Dune 02,5 - Stürme des Wüstenplaneten
Muad'dib – oder das, was die Wahrheit sein müsste. Manche Kritiker werfen mir vor, die Tatsachen zu verzerren und schamlos Desinformationen zu verbreiten. Doch ich schreibe mit dem Blut gefallener Helden auf den dauerhaften Stein von Muad'dibs Imperium! Diese Kritiker sollen in tausend Jahren wiederkommen und sich die Geschichte anschauen. Ob sie mein Werk dann immer noch als bloße Propaganda abtun?
Prinzessin Irulan: Das Vermächtnis des Muad'dib,
erster Manuskriptentwurf
Die Qualität einer Regierung lässt sich an der Anzahl der Gefängniszellen messen, die sie für die Inhaftierung von Dissidenten erbaut hat. Jessica erinnerte sich gut an die politische Maxime, die sie in der Bene-Gesserit-Schule gelernt hatte. Während ihrer Jahre der Indoktrination hatten die Schwestern ihrem Geist viele fragwürdige Glaubensgrundsätze eingetrichtert, aber zumindest dieser Satz stimmte.
Am Tag nach ihrer Ankunft in Arrakeen versuchte sie, in Erfahrung zu bringen, wo Prinzessin Irulan festgehalten wurde.
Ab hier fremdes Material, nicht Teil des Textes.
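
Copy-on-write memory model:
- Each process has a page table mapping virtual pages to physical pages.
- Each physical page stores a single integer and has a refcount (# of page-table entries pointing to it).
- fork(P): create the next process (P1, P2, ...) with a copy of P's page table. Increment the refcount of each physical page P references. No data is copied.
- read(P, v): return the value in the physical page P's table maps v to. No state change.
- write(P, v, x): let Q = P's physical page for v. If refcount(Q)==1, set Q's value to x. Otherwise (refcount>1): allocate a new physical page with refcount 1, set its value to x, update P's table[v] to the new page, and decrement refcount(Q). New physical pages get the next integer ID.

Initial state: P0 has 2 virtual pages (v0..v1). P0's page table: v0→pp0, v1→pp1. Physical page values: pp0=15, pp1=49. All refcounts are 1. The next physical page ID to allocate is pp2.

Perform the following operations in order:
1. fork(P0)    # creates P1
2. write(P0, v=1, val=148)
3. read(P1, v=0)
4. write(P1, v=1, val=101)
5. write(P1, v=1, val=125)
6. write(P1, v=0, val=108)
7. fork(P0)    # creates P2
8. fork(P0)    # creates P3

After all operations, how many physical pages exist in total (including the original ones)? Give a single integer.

Op 1: fork(P0) -> P1. 2 ppages; refcounts: pp0:2 pp1:2
Op 2: write(P0, v1, 148). refcount(pp1)=2>1 -> COPY to pp2. 3 ppages; refcounts: pp0:2 pp1:1 pp2:1
Op 3: read(P1, v0) -> 15. No state change.
Op 4: write(P1, v1, 101). refcount(pp1)=1 -> write in place. 3 ppages; refcounts: pp0:2 pp1:1 pp2:1
Op 5: write(P1, v1, 125). refcount(pp1)=1 -> write in place. 3 ppages; refcounts: pp0:2 pp1:1 pp2:1
Op 6: write(P1, v0, 108). refcount(pp0)=2>1 -> COPY to pp3. 4 ppages; refcounts: pp0:1 pp1:1 pp2:1 pp3:1
Op 7: fork(P0) -> P2. 4 ppages; refcounts: pp0:2 pp1:1 pp2:2 pp3:1
Op 8: fork(P0) -> P3. 4 ppages; refcounts: pp0:3 pp1:1 pp2:3 pp3:1

Answer: 4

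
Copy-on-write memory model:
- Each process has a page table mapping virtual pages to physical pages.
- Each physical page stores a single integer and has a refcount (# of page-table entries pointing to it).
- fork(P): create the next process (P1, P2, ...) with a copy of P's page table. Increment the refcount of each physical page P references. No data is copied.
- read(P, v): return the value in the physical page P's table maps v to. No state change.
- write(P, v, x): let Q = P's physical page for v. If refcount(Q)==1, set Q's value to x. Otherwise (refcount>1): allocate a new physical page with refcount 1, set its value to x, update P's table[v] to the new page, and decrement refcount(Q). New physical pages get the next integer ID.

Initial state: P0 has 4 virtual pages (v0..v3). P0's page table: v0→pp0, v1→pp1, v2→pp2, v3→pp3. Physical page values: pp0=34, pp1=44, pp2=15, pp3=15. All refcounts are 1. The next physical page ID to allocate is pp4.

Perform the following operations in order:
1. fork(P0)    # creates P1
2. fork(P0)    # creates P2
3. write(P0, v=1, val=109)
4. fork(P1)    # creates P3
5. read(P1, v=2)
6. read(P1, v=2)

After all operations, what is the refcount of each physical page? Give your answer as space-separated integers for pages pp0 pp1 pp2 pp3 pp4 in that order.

Op 1: fork(P0) -> P1. 4 ppages; refcounts: pp0:2 pp1:2 pp2:2 pp3:2
Op 2: fork(P0) -> P2. 4 ppages; refcounts: pp0:3 pp1:3 pp2:3 pp3:3
Op 3: write(P0, v1, 109). refcount(pp1)=3>1 -> COPY to pp4. 5 ppages; refcounts: pp0:3 pp1:2 pp2:3 pp3:3 pp4:1
Op 4: fork(P1) -> P3. 5 ppages; refcounts: pp0:4 pp1:3 pp2:4 pp3:4 pp4:1
Op 5: read(P1, v2) -> 15. No state change.
Op 6: read(P1, v2) -> 15. No state change.

Answer: 4 3 4 4 1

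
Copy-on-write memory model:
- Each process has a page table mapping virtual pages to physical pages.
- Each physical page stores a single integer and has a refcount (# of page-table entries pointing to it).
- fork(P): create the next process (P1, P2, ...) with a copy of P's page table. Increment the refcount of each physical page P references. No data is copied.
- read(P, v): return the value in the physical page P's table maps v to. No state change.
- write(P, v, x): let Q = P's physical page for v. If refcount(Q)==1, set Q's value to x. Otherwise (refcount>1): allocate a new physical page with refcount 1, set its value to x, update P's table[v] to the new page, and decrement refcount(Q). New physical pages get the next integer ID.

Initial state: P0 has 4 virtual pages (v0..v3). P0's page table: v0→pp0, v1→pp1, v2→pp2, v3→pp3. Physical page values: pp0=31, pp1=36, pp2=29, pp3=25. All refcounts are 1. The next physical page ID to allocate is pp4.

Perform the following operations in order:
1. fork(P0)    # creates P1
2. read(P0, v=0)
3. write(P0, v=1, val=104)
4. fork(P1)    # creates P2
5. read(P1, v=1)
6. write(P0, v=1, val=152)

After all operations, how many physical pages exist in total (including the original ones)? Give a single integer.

Answer: 5

Derivation:
Op 1: fork(P0) -> P1. 4 ppages; refcounts: pp0:2 pp1:2 pp2:2 pp3:2
Op 2: read(P0, v0) -> 31. No state change.
Op 3: write(P0, v1, 104). refcount(pp1)=2>1 -> COPY to pp4. 5 ppages; refcounts: pp0:2 pp1:1 pp2:2 pp3:2 pp4:1
Op 4: fork(P1) -> P2. 5 ppages; refcounts: pp0:3 pp1:2 pp2:3 pp3:3 pp4:1
Op 5: read(P1, v1) -> 36. No state change.
Op 6: write(P0, v1, 152). refcount(pp4)=1 -> write in place. 5 ppages; refcounts: pp0:3 pp1:2 pp2:3 pp3:3 pp4:1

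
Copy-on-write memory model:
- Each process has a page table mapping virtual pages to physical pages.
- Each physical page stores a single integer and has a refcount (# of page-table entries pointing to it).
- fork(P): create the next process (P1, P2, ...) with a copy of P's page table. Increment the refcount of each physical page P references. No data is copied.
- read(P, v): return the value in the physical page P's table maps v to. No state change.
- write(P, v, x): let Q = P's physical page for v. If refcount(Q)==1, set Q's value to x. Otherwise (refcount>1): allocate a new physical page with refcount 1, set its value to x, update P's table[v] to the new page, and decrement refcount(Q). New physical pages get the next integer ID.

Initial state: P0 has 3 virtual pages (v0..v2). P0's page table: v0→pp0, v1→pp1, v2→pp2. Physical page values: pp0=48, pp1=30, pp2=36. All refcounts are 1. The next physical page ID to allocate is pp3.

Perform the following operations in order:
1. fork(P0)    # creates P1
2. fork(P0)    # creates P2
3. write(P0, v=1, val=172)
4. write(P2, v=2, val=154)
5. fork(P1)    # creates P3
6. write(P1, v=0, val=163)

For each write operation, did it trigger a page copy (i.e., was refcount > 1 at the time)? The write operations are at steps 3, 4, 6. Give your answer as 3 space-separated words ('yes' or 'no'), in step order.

Op 1: fork(P0) -> P1. 3 ppages; refcounts: pp0:2 pp1:2 pp2:2
Op 2: fork(P0) -> P2. 3 ppages; refcounts: pp0:3 pp1:3 pp2:3
Op 3: write(P0, v1, 172). refcount(pp1)=3>1 -> COPY to pp3. 4 ppages; refcounts: pp0:3 pp1:2 pp2:3 pp3:1
Op 4: write(P2, v2, 154). refcount(pp2)=3>1 -> COPY to pp4. 5 ppages; refcounts: pp0:3 pp1:2 pp2:2 pp3:1 pp4:1
Op 5: fork(P1) -> P3. 5 ppages; refcounts: pp0:4 pp1:3 pp2:3 pp3:1 pp4:1
Op 6: write(P1, v0, 163). refcount(pp0)=4>1 -> COPY to pp5. 6 ppages; refcounts: pp0:3 pp1:3 pp2:3 pp3:1 pp4:1 pp5:1

yes yes yes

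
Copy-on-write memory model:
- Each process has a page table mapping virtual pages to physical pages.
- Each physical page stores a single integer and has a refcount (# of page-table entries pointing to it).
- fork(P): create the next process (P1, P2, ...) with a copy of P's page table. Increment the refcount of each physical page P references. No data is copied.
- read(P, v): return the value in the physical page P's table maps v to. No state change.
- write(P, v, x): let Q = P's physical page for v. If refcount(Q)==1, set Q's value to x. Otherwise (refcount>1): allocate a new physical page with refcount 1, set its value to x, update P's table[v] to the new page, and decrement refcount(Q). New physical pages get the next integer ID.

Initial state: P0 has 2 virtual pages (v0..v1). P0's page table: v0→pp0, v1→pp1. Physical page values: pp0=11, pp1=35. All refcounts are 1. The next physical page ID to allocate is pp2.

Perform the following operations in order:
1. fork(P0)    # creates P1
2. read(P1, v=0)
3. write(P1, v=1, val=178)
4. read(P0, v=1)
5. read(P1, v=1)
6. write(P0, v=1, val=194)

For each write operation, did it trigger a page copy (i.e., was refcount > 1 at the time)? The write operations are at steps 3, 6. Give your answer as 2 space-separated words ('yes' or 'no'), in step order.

Op 1: fork(P0) -> P1. 2 ppages; refcounts: pp0:2 pp1:2
Op 2: read(P1, v0) -> 11. No state change.
Op 3: write(P1, v1, 178). refcount(pp1)=2>1 -> COPY to pp2. 3 ppages; refcounts: pp0:2 pp1:1 pp2:1
Op 4: read(P0, v1) -> 35. No state change.
Op 5: read(P1, v1) -> 178. No state change.
Op 6: write(P0, v1, 194). refcount(pp1)=1 -> write in place. 3 ppages; refcounts: pp0:2 pp1:1 pp2:1

yes no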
Bei ihrer Suche in den Haftunterlagen stellte Jessica erstaunt fest, wie groß der Anteil von Gefangenentrakten, Verhörzimmern und Todeszellen in der ausgedehnten Festung ihres Sohnes war. Die Liste der Verbrechen, die mit der Todesstrafe geahndet wurden, hatte sich in den letzten paar Jahren beträchtlich verlängert.
Hatte Paul davon gewusst? War es in seinem Sinne gewesen?
Wahrscheinlich war es klug gewesen, die Ehrwürdige Mutter Mohiam ohne langwierigen Prozess einfach zu töten, weil die Bene Gesserit ansonsten großen Druck auf die Regierung hätten ausüben können. Und Jessica zweifelte keinen Augenblick daran, dass die alte Ehrwürdige Mutter tatsächlich schuldig gewesen war.
Irulan jedoch blieb in Haft, ohne dass eine Entscheidung über ihr Schicksal gefällt worden war. Nachdem Jessica sich die Beweise angesehen hatte, stand für sie fest, dass Shaddams Tochter an der Verschwörung beteiligt gewesen war, auch wenn ihre genaue Rolle unklar blieb. Die Prinzessin schmachtete in einer der Todeszellen dahin, die vom Qizarat unterhalten wurden, doch bislang hatte Alia ihre Unterschrift für das Todesurteil verweigert.
Während ihres ersten Monats als Regentin hatte das Mädchen bereits viel Aufruhr ausgelöst, zahlreiche potenzielle Verbündete vor den Kopf gestoßen und jede Menge mögliche Feinde provoziert. Es gab Dinge von größerer Tragweite zu berücksichtigen. Alia handelte klug, wenn sie bestimmte Entscheidungen hinauszögerte.
Jessica war der ältesten Tochter des ehemaligen Imperators zum ersten Mal auf Kaitain begegnet, als sie mit Paul schwanger gewesen war. Seit dem Sturz Shaddams hatte Irulan vieles für und einiges gegen Paul getan. Aber wie viel genau? Nun hoffte Jessica, dass sie die Hinrichtung verhindern konnte, aus Gründen, die sowohl politischer als auch persönlicher Natur waren.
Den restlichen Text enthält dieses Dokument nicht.